Engage startups, environmental NGOs, and universities to co-develop bio-monitoring platforms and open-access datasets.

     

5. Create Localised Exposure Maps

Design pollution heatmaps, water quality indices, and noise exposure zones for every major city to inform smart governance.


 

Real-World Application: What Exposomics Can Look Like in Practice:

 

Imagine this: A smart health dashboard in Bengaluru that pulls real-time data on:

  • Air quality from CPCB monitors

  • Food contamination alerts from FSSAI

  • Noise levels from IoT sensors

  • Individual exposure histories from health apps

This system alerts local governments about rising asthma cases in schoolchildren during dry months - allowing for early school closures, air purifier deployment, and medical outreach.

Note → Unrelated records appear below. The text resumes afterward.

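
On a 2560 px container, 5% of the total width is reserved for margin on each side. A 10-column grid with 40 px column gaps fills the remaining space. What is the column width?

Margins: 5% × 2560 = 128 px each, so content = 2560 − 256 = 2304 px.
10c + 9·40 = 2304 → 10c = 1944 → c = 194.4 px.

194.4 px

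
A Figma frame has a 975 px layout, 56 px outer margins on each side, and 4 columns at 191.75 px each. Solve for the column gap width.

32 px

Take off 112 px of margins, leaving 863 px.
4 columns take 4·191.75 = 767 px; remaining 96 splits into 3 column gaps.
g = 96 / 3 = 32 px.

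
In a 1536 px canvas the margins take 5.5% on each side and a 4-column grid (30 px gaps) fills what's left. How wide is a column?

1536 × (1 − 2·5.5%) = 1536 × 89% = 1367.04 px for the columns.
1367.04 − 3·30 = 1277.04; ÷4 gives c = 319.26 px.

319.26 px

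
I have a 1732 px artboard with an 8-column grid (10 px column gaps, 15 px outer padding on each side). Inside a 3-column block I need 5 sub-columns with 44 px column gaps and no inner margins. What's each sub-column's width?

Subtract both margins: 1732 − 2·15 = 1702 px.
8 columns + 7 column gaps: 8c + 7·10 = 1702.
8c = 1702 − 70 = 1632, so c = 204 px.
3 columns plus 2 column gaps: 612 + 20 = 632 px.
632 − 4·44 = 456; ÷5 gives d = 91.2 px.

91.2 px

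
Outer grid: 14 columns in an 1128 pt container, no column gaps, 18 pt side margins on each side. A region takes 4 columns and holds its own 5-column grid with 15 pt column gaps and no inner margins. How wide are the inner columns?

Take off 36 pt of margins, leaving 1092 pt.
14c = 1092 → c = 78 pt.
4-column span = 4·78 = 312 pt.
Subtracting 4 column gaps of 15 leaves 252 for 5 columns, so d = 50.4 pt.

50.4 pt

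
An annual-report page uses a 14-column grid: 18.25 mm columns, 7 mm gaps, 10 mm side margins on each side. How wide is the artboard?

366.5 mm

Artboard = 2·10 + 14·18.25 + 13·7 = 20 + 255.5 + 91 = 366.5 mm.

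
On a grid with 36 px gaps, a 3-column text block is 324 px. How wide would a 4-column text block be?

444 px

Subtracting 2 gaps of 36 leaves 252 for 3 columns, so c = 84 px.
4 columns plus 3 gaps: 336 + 108 = 444 px.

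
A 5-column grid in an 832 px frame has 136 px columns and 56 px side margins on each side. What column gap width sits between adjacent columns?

Inside the margins: 832 − 112 = 720 px.
Columns use 680 px, leaving 40 px across 4 column gaps = 10 px each.

10 px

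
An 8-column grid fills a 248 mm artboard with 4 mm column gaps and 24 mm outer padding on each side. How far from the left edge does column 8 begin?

Content = 248 − 2·24 = 200 mm.
Subtracting 7 column gaps of 4 leaves 172 for 8 columns, so c = 21.5 mm.
Each column+gutter stride is 25.5 mm; 7 of them past the 24 mm margin is 24 + 178.5 = 202.5 mm.

202.5 mm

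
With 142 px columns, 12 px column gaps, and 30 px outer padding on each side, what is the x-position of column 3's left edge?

338 px

Before column 3: the margin + 2 columns + 2 column gaps.
Offset = 30 + 2·(142 + 12) = 30 + 308 = 338 px.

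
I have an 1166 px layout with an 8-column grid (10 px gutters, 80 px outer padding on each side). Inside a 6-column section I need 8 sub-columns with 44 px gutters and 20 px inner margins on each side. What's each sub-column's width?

50.5 px

Take off 160 px of margins, leaving 1006 px.
1006 − 7·10 = 936; ÷8 gives c = 117 px.
6-column span = 6·117 + 5·10 = 752 px.
Inner content = 752 − 2·20 = 712 px.
8d + 7·44 = 712 → 8d = 404 → d = 50.5 px.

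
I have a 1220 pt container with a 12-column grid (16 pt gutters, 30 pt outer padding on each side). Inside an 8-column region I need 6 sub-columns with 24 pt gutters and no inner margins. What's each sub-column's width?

Inside the margins: 1220 − 60 = 1160 pt.
Subtracting 11 gutters of 16 leaves 984 for 12 columns, so c = 82 pt.
Span of 8: 8·82 + 7·16 = 656 + 112 = 768 pt.
Subtracting 5 gutters of 24 leaves 648 for 6 columns, so d = 108 pt.

108 pt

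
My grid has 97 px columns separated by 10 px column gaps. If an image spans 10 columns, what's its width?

10 columns plus 9 column gaps: 970 + 90 = 1060 px.

1060 px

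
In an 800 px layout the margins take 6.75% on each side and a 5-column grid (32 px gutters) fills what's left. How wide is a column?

112.8 px

800 × (1 − 2·6.75%) = 800 × 86.5% = 692 px for the columns.
5 columns + 4 gutters: 5c + 4·32 = 692.
5c = 692 − 128 = 564, so c = 112.8 px.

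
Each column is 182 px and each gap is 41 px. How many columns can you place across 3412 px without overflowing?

Each extra column adds 182 + 41 = 223 px.
(3412 + 41) / 223 = 15.48, so 15 columns fit.

15 columns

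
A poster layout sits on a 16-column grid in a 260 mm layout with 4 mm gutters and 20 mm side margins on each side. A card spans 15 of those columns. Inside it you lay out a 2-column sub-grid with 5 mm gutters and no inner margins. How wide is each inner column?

Take off 40 mm of margins, leaving 220 mm.
220 − 15·4 = 160; ÷16 gives c = 10 mm.
15 columns plus 14 gutters: 150 + 56 = 206 mm.
2d + 1·5 = 206 → 2d = 201 → d = 100.5 mm.

100.5 mm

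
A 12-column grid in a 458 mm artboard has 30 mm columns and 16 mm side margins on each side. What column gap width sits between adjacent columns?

6 mm

Content width = 458 − 2·16 = 426 mm.
Columns use 360 mm, leaving 66 mm across 11 column gaps = 6 mm each.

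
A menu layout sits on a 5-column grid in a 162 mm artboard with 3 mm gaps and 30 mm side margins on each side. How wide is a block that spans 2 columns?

39 mm

Take off 60 mm of margins, leaving 102 mm.
102 − 4·3 = 90; ÷5 gives c = 18 mm.
2-column span = 2·18 + 1·3 = 39 mm.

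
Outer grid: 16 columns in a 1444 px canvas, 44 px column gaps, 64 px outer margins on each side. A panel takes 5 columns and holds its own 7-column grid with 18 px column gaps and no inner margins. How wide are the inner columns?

Inside the margins: 1444 − 128 = 1316 px.
16c + 15·44 = 1316 → 16c = 656 → c = 41 px.
5-column span = 5·41 + 4·44 = 381 px.
Subtracting 6 column gaps of 18 leaves 273 for 7 columns, so d = 39 px.

39 px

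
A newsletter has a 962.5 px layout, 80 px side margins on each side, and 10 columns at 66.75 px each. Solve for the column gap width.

Subtract both margins: 962.5 − 2·80 = 802.5 px.
10·66.75 + 9g = 802.5 → 9g = 135 → g = 15 px.

15 px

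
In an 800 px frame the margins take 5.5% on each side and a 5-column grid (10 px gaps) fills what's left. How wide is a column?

134.4 px

Margins: 5.5% × 800 = 44 px each, so content = 800 − 88 = 712 px.
5 columns + 4 gaps: 5c + 4·10 = 712.
5c = 712 − 40 = 672, so c = 134.4 px.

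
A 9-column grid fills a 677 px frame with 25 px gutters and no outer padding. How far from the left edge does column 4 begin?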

That’s exposomics in action - predictive, preventive, and proactive.


 

Conclusion: Exposomics as a Game-Changer for New India

 

India stands at a critical juncture. As the country grows economically and urbanises rapidly, the invisible crisis of environmental disease could undermine its demographic dividend and SDG ambitions.

Exposomics bridges the gap between science and policy, between invisible exposure and visible illness. By adopting a whole-of-government and whole-of-society approach, India can evolve from firefighting public health crises to preventing them altogether.

Investing in exposomics today will empower India to become not just a stronger economy, but a healthier, smarter, and more resilient nation tomorrow.